Due to the cost of the hostilities in the north, a one-time increase was required in security expenditure and spending on damage compensation, of around NIS 13.5 billion. This increase in expenditure is expected to raise the government deficit to 2 percent of GDP this year, and the deficit ceiling for 2007––approved two weeks ago by the government––stands at 2.9 percent of GDP. The proposed government budget is expected to be submitted for approval by the Knesset.
The main considerations behind the decision
  The rate of inflation is now close to the midpoint of the inflation target range. Estimates from the capital market and private forecasters for the year ahead point to future developments of inflation within the inflation target range, at the current rate of interest.
  Assuming the proposed government budget for 2007 is approved by the Knesset and there are no geopolitical changes, the effects of the fighting are not expected to be long lasting on the future expansion of economic activity nor on prices.
  Up to now, the financial markets have demonstrated relative stability. The shekel has recently strengthened further in the foreign exchange market.
  In the past two months, global oil prices fell in a volatile market, while rising oil prices at the beginning of the year contributed to a rise in the inflation rate.
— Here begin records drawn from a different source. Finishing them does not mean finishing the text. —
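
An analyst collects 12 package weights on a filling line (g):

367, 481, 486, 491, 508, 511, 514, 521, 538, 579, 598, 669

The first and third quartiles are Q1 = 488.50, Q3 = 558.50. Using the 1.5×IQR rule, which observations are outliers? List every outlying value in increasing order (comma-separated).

367, 669

IQR = Q3 − Q1 = 558.50 − 488.50 = 70.00.
Lower fence = Q1 − 1.5·IQR = 488.50 − 105.00 = 383.50.
Upper fence = Q3 + 1.5·IQR = 558.50 + 105.00 = 663.50.
367 < 383.50 → outlier.
669 > 663.50 → outlier.
All remaining values lie within [383.50, 663.50].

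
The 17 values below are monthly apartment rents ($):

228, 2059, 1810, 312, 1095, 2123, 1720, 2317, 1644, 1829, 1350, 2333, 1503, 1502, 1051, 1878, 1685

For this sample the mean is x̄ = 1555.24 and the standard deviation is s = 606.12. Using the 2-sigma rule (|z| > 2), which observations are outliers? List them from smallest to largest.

Cutoffs at x̄ ± 2s: 1555.24 ± 2·606.12 = [343.00, 2767.48].
228: z = -2.19, |z| > 2 → outlier.
312: z = -2.05, |z| > 2 → outlier.
Every other value lies within [343.00, 2767.48].

228, 312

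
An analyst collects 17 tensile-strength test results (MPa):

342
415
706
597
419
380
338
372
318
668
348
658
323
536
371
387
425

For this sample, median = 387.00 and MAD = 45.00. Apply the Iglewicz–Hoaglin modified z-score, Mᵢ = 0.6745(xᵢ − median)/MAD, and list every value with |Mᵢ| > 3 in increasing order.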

  However there remains some uncertainty regarding the debate on the state budget for 2007 during the Knesset's discussion on its approval, and this could last for months. It is important that the government budget be adopted soon by the Knesset in order to shorten the period of uncertainty, particularly in light of the high ratio of public debt to GDP. This is important in order to keep on a path of growth, based on price stability, that was the situation prior to the fighting, and to improve the chances of making such a situation sustainable.
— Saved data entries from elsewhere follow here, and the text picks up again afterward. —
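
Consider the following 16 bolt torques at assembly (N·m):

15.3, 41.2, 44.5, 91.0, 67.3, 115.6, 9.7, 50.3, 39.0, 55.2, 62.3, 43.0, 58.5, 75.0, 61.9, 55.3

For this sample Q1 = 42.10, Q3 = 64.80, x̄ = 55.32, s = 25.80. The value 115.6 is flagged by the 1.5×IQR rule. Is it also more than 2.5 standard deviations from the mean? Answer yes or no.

no

z = (115.6 − 55.32) / 25.80 = 2.34.
|z| = 2.34 ≤ 2.5.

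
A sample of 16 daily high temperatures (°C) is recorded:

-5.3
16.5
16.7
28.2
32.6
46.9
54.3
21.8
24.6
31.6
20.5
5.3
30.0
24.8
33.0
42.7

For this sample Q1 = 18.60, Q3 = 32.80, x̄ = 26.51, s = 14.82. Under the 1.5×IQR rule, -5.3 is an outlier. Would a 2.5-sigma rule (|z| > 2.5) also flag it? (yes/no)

z = (-5.3 − 26.51) / 14.82 = -2.15.
|z| = 2.15 ≤ 2.5.

no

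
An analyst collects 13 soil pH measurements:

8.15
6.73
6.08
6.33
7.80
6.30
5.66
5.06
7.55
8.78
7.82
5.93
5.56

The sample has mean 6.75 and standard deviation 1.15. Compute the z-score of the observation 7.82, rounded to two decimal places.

z = (7.82 − 6.75) / 1.15 = 0.93.

0.93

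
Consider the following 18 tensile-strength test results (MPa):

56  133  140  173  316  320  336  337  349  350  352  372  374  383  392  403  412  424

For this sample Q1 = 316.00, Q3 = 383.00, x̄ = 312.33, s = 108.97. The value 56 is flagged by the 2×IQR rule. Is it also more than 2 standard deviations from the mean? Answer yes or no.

z = (56 − 312.33) / 108.97 = -2.35.
|z| = 2.35 > 2.

yes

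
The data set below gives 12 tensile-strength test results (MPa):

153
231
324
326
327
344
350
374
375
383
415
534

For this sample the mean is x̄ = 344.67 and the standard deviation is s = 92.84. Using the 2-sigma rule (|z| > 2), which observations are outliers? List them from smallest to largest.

Cutoffs at x̄ ± 2s: 344.67 ± 2·92.84 = [158.99, 530.35].
153: z = -2.06, |z| > 2 → outlier.
534: z = 2.04, |z| > 2 → outlier.
Every other value lies within [158.99, 530.35].

153, 534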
The decision to leave the interest rate unchanged in October took into account all these considerations with the intention of maintaining price stability.
The Bank of Israel will continue to monitor economic developments closely with the intention of achieving the price-stability target. Subject to this, the Bank will continue to support the attainment of a range of objectives of macroeconomic policy, particularly with respect to increasing employment and growth. In addition, the Bank will continue to support financial stability.